To answer the proposed question Q4, we compare the parameters tuning time of grid search and Bayesian optimization on the three datasets. We perform the Bayesian optimization of hyper-parameters with the help of the open source framework SMAC3 [17]. The domains of lr, l2, d in SMAC3 are continuous, and the domains of K,l are discrete with the interval of 1. Both grid search method and Bayesian optimization method are implemented under the same computation and communication environment. We report the parameter tuning time in Table 7. Note that both methods achieve comparable accuracy on these three datasets. From Table 7, we can observe that, (1) the Bayesian optimization method greatly reduces the hyper-parameters tuning time on all the three datasets, comparing with the traditional grid search method, and (2) the speedup of Bayesian optimization against grid search becomes higher when dataset gets larger. For example, the speedup on Pubmed dataset is 102.56 while it is 10.10 on Cora dataset. This is because Bayesian optimization reduce the parameter tuning time of grid search by decreasing the parameter search space. In real-world applications, the network bandwidth is always limited between clients and server, and the model training procedure under data isolated setting usually takes much longer time then traditional centralized model training. Therefore, decreasing the parameter search space becomes the key of reducing the tuning time. The results demonstrate that our proposal is good at doing this.

Table 7 Training time comparison between BO and grid search on three datasets

6 Conclusion and future network

In this paper, we proposed a Automated Separated-Federated GNN learning paradigm in the Non-IID isolated scenario.
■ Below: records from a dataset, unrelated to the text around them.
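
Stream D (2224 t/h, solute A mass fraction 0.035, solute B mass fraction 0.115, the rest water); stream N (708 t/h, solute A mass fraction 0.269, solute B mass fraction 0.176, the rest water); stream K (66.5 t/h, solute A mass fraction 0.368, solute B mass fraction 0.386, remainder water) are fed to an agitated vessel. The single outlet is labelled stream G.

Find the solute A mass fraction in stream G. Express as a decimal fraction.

0.098

Total flow out = 2224 + 708 + 66.5 = 2998.5 t/h.
solute A in = 2224×0.035 + 708×0.269 + 66.5×0.368 = 292.76 t/h.
solute A mass fraction in G = 292.76/2998.5 = 0.098.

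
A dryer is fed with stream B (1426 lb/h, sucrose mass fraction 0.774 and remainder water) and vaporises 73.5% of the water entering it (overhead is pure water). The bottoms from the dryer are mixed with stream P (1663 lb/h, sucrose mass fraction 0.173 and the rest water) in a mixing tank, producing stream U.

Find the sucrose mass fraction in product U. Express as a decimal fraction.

0.488

Vapour removed = 0.735×0.226×1426 = 236.87 lb/h; concentrate = 1189.1 lb/h.
sucrose reaching the mixer = 1103.7 (from concentrate) + 1663×0.173 = 1391.4 lb/h.
Product flow = 1189.1 + 1663 = 2852.1 lb/h; sucrose fraction = 0.488.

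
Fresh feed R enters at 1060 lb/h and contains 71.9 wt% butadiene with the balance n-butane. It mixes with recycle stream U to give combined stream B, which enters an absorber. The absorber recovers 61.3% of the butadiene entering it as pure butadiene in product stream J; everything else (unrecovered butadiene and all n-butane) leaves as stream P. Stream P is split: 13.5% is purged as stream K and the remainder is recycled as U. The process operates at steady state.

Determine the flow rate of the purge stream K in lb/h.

357.7 lb/h

n-butane enters only via R and leaves only via the purge: 1060×0.281 = 0.135×(n-butane in P), and the absorber passes all n-butane, so n-butane in B = n-butane in P = 2206.4 lb/h.
butadiene in B: m_A = 1060×0.719 + (1−0.135)·(1−0.613)·m_A, so m_A = 762.14/0.6652 = 1145.7 lb/h.
P = (1−0.613)×1145.7 + 2206.4 = 2649.7 lb/h.
Purge K = 0.135×2649.7 = 357.71 lb/h.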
We first proposed a separated-federated GNN learning model, which decoupled the training of GNN into two parts: the message passing part was done by clients separately, and the loss computing part was learnt by clients federally. To handle the time-consuming problem, we leveraged the Bayesian optimization technique to automatically tune the hyper-parameters of all the clients. Experiments on real world datasets demonstrated that our model significantly outperformed the federated GNN learning on the isolated Non-IID data.

In the future, we would like to verify our proposal with more existing GNN models. We are also interested in deploying our proposal into real-world applications.